I am married to a man who has ADHD. Our three sons also have ADHD. They’re not “a bit ADHD,” as some friends say when their kids are bouncing off the walls from a sugar high, they’re all the full-on, diagnosed by more than one specialist, medicated every day variety. Thanks for the suggestion — but, no, putting them to bed early, cutting out additives, and being firm will not help them.
Richard Ashcroft of The Verve was wrong when he sang “The drugs don’t work.” They do for my fam. All of my boys are on different types of medication, as well as different dosages, to be taken at different times of the day. Of course they are. I dole out their meds like Nurse Ratchett every morning because one of the fabulous things about ADHD is that no matter how many reminders, charts, and lists I employ, nothing — I repeat nothing — helps them remember to take their damn drugs. Or to do anything else for that matter. Ever.
At school or at work, medication allows them to sit in one place, to not shout out answers, say or do what are undeniably inappropriate things, and to stay focused on the task at hand. They get into trouble less. They make fewer mistakes. They tell me they are happier. They tell me they hate it when they don’t take their pills. They tell me when they feel their dosage isn’t right because they’ve grown again. They ask when they’re going to see their neurologist again. The eldest describes having ADHD and being unmedicated as knowing what he’s doing is wrong and going to end really, really badly but being utterly unable to stop it. How awful must that be?
As you can tell, I’m all for drugs for my family. Whatever works for you and yours, well, that’s up to you. But for every up, there has to be a down. And for them, that ‘down’ is when they come home from school or work. The drugs have worn off by then and the true extent of their ADHD brains having had to work seven times harder than a regular brain just to stay on track is revealed. The explosions of rage and the complete inability to complete even the simplest of tasks wear me down. Sometimes I joke about having to remind them to breathe in and out. But really, I’m not joking.
In many ways, it’s like having toddlers. Except they’re all much taller, stronger, and hairier than me. Plus toddlers grow up.
In the past I’ve tried to explain to friends and family what having ADHD really means. How it impacts all of our lives. How it defines relationships, their education, their careers, after school activities, and how we socialize. I’ve had to give up. Unless you’re at home with us between 6 a.m. and 8.30 a.m. or 3 p.m. and 11 p.m. when their meds aren’t in their systems, or you have a family member (or two, or three, or four) who is ADHD, you’ll probably never understand why I am quite so deeply, achingly exhausted.

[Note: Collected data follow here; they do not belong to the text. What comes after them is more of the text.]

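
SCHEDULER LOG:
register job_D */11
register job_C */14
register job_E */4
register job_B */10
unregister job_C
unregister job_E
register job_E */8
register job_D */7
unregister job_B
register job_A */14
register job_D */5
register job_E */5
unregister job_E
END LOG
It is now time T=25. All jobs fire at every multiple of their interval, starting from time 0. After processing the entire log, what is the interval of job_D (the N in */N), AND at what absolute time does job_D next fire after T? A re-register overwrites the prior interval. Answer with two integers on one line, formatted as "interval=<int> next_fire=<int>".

Op 1: register job_D */11 -> active={job_D:*/11}
Op 2: register job_C */14 -> active={job_C:*/14, job_D:*/11}
Op 3: register job_E */4 -> active={job_C:*/14, job_D:*/11, job_E:*/4}
Op 4: register job_B */10 -> active={job_B:*/10, job_C:*/14, job_D:*/11, job_E:*/4}
Op 5: unregister job_C -> active={job_B:*/10, job_D:*/11, job_E:*/4}
Op 6: unregister job_E -> active={job_B:*/10, job_D:*/11}
Op 7: register job_E */8 -> active={job_B:*/10, job_D:*/11, job_E:*/8}
Op 8: register job_D */7 -> active={job_B:*/10, job_D:*/7, job_E:*/8}
Op 9: unregister job_B -> active={job_D:*/7, job_E:*/8}
Op 10: register job_A */14 -> active={job_A:*/14, job_D:*/7, job_E:*/8}
Op 11: register job_D */5 -> active={job_A:*/14, job_D:*/5, job_E:*/8}
Op 12: register job_E */5 -> active={job_A:*/14, job_D:*/5, job_E:*/5}
Op 13: unregister job_E -> active={job_A:*/14, job_D:*/5}
Final interval of job_D = 5
Next fire of job_D after T=25: (25//5+1)*5 = 30

Answer: interval=5 next_fire=30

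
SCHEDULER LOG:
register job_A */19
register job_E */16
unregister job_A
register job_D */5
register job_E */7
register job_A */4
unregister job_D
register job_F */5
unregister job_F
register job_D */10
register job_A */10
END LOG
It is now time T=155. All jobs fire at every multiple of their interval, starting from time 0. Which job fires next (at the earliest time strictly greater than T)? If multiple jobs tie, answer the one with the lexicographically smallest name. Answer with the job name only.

Answer: job_A

Derivation:
Op 1: register job_A */19 -> active={job_A:*/19}
Op 2: register job_E */16 -> active={job_A:*/19, job_E:*/16}
Op 3: unregister job_A -> active={job_E:*/16}
Op 4: register job_D */5 -> active={job_D:*/5, job_E:*/16}
Op 5: register job_E */7 -> active={job_D:*/5, job_E:*/7}
Op 6: register job_A */4 -> active={job_A:*/4, job_D:*/5, job_E:*/7}
Op 7: unregister job_D -> active={job_A:*/4, job_E:*/7}
Op 8: register job_F */5 -> active={job_A:*/4, job_E:*/7, job_F:*/5}
Op 9: unregister job_F -> active={job_A:*/4, job_E:*/7}
Op 10: register job_D */10 -> active={job_A:*/4, job_D:*/10, job_E:*/7}
Op 11: register job_A */10 -> active={job_A:*/10, job_D:*/10, job_E:*/7}
  job_A: interval 10, next fire after T=155 is 160
  job_D: interval 10, next fire after T=155 is 160
  job_E: interval 7, next fire after T=155 is 161
Earliest = 160, winner (lex tiebreak) = job_A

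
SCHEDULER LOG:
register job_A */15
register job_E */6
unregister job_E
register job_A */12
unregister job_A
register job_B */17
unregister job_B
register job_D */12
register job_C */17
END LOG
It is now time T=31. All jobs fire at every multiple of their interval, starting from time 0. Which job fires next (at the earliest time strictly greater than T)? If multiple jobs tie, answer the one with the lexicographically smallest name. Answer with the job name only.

Op 1: register job_A */15 -> active={job_A:*/15}
Op 2: register job_E */6 -> active={job_A:*/15, job_E:*/6}
Op 3: unregister job_E -> active={job_A:*/15}
Op 4: register job_A */12 -> active={job_A:*/12}
Op 5: unregister job_A -> active={}
Op 6: register job_B */17 -> active={job_B:*/17}
Op 7: unregister job_B -> active={}
Op 8: register job_D */12 -> active={job_D:*/12}
Op 9: register job_C */17 -> active={job_C:*/17, job_D:*/12}
  job_C: interval 17, next fire after T=31 is 34
  job_D: interval 12, next fire after T=31 is 36
Earliest = 34, winner (lex tiebreak) = job_C

Answer: job_C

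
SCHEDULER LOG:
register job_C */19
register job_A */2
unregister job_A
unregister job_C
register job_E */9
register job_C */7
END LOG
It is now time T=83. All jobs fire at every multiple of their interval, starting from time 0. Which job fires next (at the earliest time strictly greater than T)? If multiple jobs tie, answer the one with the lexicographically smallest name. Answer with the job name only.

Answer: job_C

Derivation:
Op 1: register job_C */19 -> active={job_C:*/19}
Op 2: register job_A */2 -> active={job_A:*/2, job_C:*/19}
Op 3: unregister job_A -> active={job_C:*/19}
Op 4: unregister job_C -> active={}
Op 5: register job_E */9 -> active={job_E:*/9}
Op 6: register job_C */7 -> active={job_C:*/7, job_E:*/9}
  job_C: interval 7, next fire after T=83 is 84
  job_E: interval 9, next fire after T=83 is 90
Earliest = 84, winner (lex tiebreak) = job_C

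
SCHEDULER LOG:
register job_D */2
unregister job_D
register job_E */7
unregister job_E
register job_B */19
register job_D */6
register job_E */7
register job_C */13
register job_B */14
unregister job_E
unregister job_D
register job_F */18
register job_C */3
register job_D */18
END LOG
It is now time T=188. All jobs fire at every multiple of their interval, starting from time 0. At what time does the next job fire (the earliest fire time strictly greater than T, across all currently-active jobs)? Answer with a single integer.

Op 1: register job_D */2 -> active={job_D:*/2}
Op 2: unregister job_D -> active={}
Op 3: register job_E */7 -> active={job_E:*/7}
Op 4: unregister job_E -> active={}
Op 5: register job_B */19 -> active={job_B:*/19}
Op 6: register job_D */6 -> active={job_B:*/19, job_D:*/6}
Op 7: register job_E */7 -> active={job_B:*/19, job_D:*/6, job_E:*/7}
Op 8: register job_C */13 -> active={job_B:*/19, job_C:*/13, job_D:*/6, job_E:*/7}
Op 9: register job_B */14 -> active={job_B:*/14, job_C:*/13, job_D:*/6, job_E:*/7}
Op 10: unregister job_E -> active={job_B:*/14, job_C:*/13, job_D:*/6}
Op 11: unregister job_D -> active={job_B:*/14, job_C:*/13}
Op 12: register job_F */18 -> active={job_B:*/14, job_C:*/13, job_F:*/18}
Op 13: register job_C */3 -> active={job_B:*/14, job_C:*/3, job_F:*/18}
Op 14: register job_D */18 -> active={job_B:*/14, job_C:*/3, job_D:*/18, job_F:*/18}
  job_B: interval 14, next fire after T=188 is 196
  job_C: interval 3, next fire after T=188 is 189
  job_D: interval 18, next fire after T=188 is 198
  job_F: interval 18, next fire after T=188 is 198
Earliest fire time = 189 (job job_C)

Answer: 189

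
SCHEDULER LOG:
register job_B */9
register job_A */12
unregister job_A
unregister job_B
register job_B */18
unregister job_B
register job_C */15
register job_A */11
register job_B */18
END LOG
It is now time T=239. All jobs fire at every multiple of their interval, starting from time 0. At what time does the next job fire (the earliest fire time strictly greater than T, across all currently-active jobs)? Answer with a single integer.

Op 1: register job_B */9 -> active={job_B:*/9}
Op 2: register job_A */12 -> active={job_A:*/12, job_B:*/9}
Op 3: unregister job_A -> active={job_B:*/9}
Op 4: unregister job_B -> active={}
Op 5: register job_B */18 -> active={job_B:*/18}
Op 6: unregister job_B -> active={}
Op 7: register job_C */15 -> active={job_C:*/15}
Op 8: register job_A */11 -> active={job_A:*/11, job_C:*/15}
Op 9: register job_B */18 -> active={job_A:*/11, job_B:*/18, job_C:*/15}
  job_A: interval 11, next fire after T=239 is 242
  job_B: interval 18, next fire after T=239 is 252
  job_C: interval 15, next fire after T=239 is 240
Earliest fire time = 240 (job job_C)

Answer: 240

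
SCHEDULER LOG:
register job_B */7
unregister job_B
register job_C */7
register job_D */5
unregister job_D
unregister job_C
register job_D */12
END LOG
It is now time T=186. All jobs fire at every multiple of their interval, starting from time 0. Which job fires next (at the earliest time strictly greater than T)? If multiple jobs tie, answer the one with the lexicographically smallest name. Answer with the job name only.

Answer: job_D

Derivation:
Op 1: register job_B */7 -> active={job_B:*/7}
Op 2: unregister job_B -> active={}
Op 3: register job_C */7 -> active={job_C:*/7}
Op 4: register job_D */5 -> active={job_C:*/7, job_D:*/5}
Op 5: unregister job_D -> active={job_C:*/7}
Op 6: unregister job_C -> active={}
Op 7: register job_D */12 -> active={job_D:*/12}
  job_D: interval 12, next fire after T=186 is 192
Earliest = 192, winner (lex tiebreak) = job_D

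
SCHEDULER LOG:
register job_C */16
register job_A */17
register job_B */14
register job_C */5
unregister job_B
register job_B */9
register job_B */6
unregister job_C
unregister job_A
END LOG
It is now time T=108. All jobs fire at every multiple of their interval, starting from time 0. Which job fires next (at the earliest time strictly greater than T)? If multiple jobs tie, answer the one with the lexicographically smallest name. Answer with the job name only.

Answer: job_B

Derivation:
Op 1: register job_C */16 -> active={job_C:*/16}
Op 2: register job_A */17 -> active={job_A:*/17, job_C:*/16}
Op 3: register job_B */14 -> active={job_A:*/17, job_B:*/14, job_C:*/16}
Op 4: register job_C */5 -> active={job_A:*/17, job_B:*/14, job_C:*/5}
Op 5: unregister job_B -> active={job_A:*/17, job_C:*/5}
Op 6: register job_B */9 -> active={job_A:*/17, job_B:*/9, job_C:*/5}
Op 7: register job_B */6 -> active={job_A:*/17, job_B:*/6, job_C:*/5}
Op 8: unregister job_C -> active={job_A:*/17, job_B:*/6}
Op 9: unregister job_A -> active={job_B:*/6}
  job_B: interval 6, next fire after T=108 is 114
Earliest = 114, winner (lex tiebreak) = job_B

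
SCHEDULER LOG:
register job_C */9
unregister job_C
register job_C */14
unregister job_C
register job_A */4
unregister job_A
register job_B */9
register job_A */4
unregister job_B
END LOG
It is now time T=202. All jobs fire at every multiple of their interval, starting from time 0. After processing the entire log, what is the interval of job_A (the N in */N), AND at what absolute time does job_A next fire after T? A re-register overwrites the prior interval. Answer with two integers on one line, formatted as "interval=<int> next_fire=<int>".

Op 1: register job_C */9 -> active={job_C:*/9}
Op 2: unregister job_C -> active={}
Op 3: register job_C */14 -> active={job_C:*/14}
Op 4: unregister job_C -> active={}
Op 5: register job_A */4 -> active={job_A:*/4}
Op 6: unregister job_A -> active={}
Op 7: register job_B */9 -> active={job_B:*/9}
Op 8: register job_A */4 -> active={job_A:*/4, job_B:*/9}
Op 9: unregister job_B -> active={job_A:*/4}
Final interval of job_A = 4
Next fire of job_A after T=202: (202//4+1)*4 = 204

Answer: interval=4 next_fire=204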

I know I am unbelievably lucky. I really do. My loves are not dying. They are funny, clever, kind, and caring people who despite all of the above, I adore. There is no one I would rather be with. There is no one I would rather be a mom to and definitely no one I would rather be married to… most days. I recognize that I am incredibly fortunate to be able to access the services they need, both financially and logistically. I know all this. It’s just that sometimes I need to have a pity party and let it all out or else I really fear my head will literally explode.
Now, if you’ll excuse me, I need to go make my rounds with the meds.